三井物産、基礎営業キャッシュ・フロー予想を9,500億円へ再度上方修正 第3四半期も力強い進捗

投稿:2026/02/09 15:00

2026年3月期第3四半期決算説明

重田哲也氏(以下、重田):三井物産株式会社代表取締役副社長執行役員CFOの重田です。本日は、お忙しい中ご参加いただき、誠にありがとうございます。

まず私から、第3四半期の経営成績および通期予想についてご説明します。その後、経理部長の栗原より、決算の詳細についてご説明します。

当四半期の世界経済は緩やかに持ち直しましたが、米国の関税政策を巡る動向や、地政学的リスクなど、引き続き不確実性が残る状況です。このような環境においても、当社は統合的なリスク管理を徹底しながら、グローバルかつ幅広い産業にまたがる事業ポートフォリオの良質化を通じ、足元の収益基盤をさらに強固なものとしていきます。

経営成績サマリー

当第3四半期の経営成績サマリーについてご説明します。基礎営業キャッシュ・フローは7,488億円、四半期利益は6,119億円となりました。

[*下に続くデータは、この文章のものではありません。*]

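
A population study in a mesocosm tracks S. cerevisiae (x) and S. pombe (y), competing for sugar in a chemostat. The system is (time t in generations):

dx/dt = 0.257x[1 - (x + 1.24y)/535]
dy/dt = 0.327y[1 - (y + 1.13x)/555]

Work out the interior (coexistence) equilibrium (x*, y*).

Setting both brackets to zero gives the nullclines x + 1.24y = 535 and 1.13x + y = 555.
Substituting y = 555 - 1.13x into the first: x(1 - 1.24·1.13) = 535 - 1.24·555.
So x* = -153/-0.401 = 382, and then y* = 555 - 1.13·382 = 124.

x* ≈ 382, y* ≈ 124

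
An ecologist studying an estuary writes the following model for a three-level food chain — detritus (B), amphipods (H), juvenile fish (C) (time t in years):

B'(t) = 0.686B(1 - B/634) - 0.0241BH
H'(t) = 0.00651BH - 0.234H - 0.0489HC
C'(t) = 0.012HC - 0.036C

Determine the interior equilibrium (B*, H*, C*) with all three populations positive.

From dC/dt = 0: 0.012H* = 0.036, so H* = 3.
From dB/dt = 0: 0.686(1 - B*/634) = 0.0241·3, giving B* = 634·(1 - 0.105) = 567.
From dH/dt = 0: 0.00651·567 - 0.234 = 0.0489C*, so C* = 3.46/0.0489 = 70.7.

B* ≈ 567, H* ≈ 3, C* ≈ 70.7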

基礎営業キャッシュ・フローは第2四半期に上方修正した従来予想を上回るペースで力強く進捗したことを受け、通期予想を500億円増加の9,500億円へと再度上方修正します。

当期利益は、JA三井リース関連の一過性損失を計上したものの、第2四半期に上方修正した従来予想に対して全社では順調に進捗しており、8,200億円の予想を据え置きます。

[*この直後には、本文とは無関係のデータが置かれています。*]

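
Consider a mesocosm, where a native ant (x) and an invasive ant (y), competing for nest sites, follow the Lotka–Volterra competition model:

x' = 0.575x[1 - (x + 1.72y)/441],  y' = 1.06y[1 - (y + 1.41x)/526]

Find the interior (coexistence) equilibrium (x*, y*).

x* ≈ 325, y* ≈ 67.2

Setting both brackets to zero gives the nullclines x + 1.72y = 441 and 1.41x + y = 526.
Substituting y = 526 - 1.41x into the first: x(1 - 1.72·1.41) = 441 - 1.72·526.
So x* = -464/-1.43 = 325, and then y* = 526 - 1.41·325 = 67.2.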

2026年3月期通期 従来予想に対する進捗率と修正予想(基礎営業キャッシュ・フロー)

基礎営業キャッシュ・フローの通期予想についてご説明します。

金属資源、エネルギー、機械・インフラ、鉄鋼製品の各セグメントは従来予想に対し80パーセント超と順調に進捗していることを踏まえ、500億円のさらなる上方修正を行い、修正予想を9,500億円としました。

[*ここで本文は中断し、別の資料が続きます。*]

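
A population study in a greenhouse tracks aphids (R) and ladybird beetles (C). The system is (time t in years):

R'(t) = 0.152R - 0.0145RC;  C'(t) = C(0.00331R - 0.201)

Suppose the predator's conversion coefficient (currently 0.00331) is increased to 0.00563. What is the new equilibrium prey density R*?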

2026年3月期通期 従来予想に対する進捗率と修正予想(当期/第3四半期累計利益)

当期利益の通期予想についてご説明します。

金属資源、エネルギー、機械・インフラ、鉄鋼製品の力強い進捗を背景に、全体として順調な進捗となり、従来予想の8,200億円から変更はありません。

次世代・機能推進ではJA三井リースにおける一過性損失を計上しましたが、年度内に資産リサイクル益を見込んでいます。

JA三井リースに関して少し補足します。JA三井リースが2026年2月3日12時に発表した、同グループ会社Katsumi Global, LLCの取引先における債権回収リスクに関連し、当社は第3四半期において341億円の損失を計上しました。同金額は、第2四半期公表時の年間予想で影響額としてご説明した約30億円を含んだ合計金額です。

本件は取引先の売掛債権について、水増し請求、架空請求、多重譲渡などの可能性が出てきていることを踏まえ、JA三井リースにて貸倒引当金を計上したものです。当社は今後も本件の動向を注視しつつ、JA三井リースとして債権回収に全力をつくすとともに、株主として適切な対応をしていきます。詳細は、2026年2月3日のJA三井リースおよび当社のリリースをご参照ください。

キャッシュ・フロー・アロケーション実績

キャッシュ・フロー・アロケーションの実績についてご説明します。

キャッシュ・インは、基礎営業キャッシュ・フロー7,490億円と、資産リサイクル2,010億円を合わせて9,500億円となりました。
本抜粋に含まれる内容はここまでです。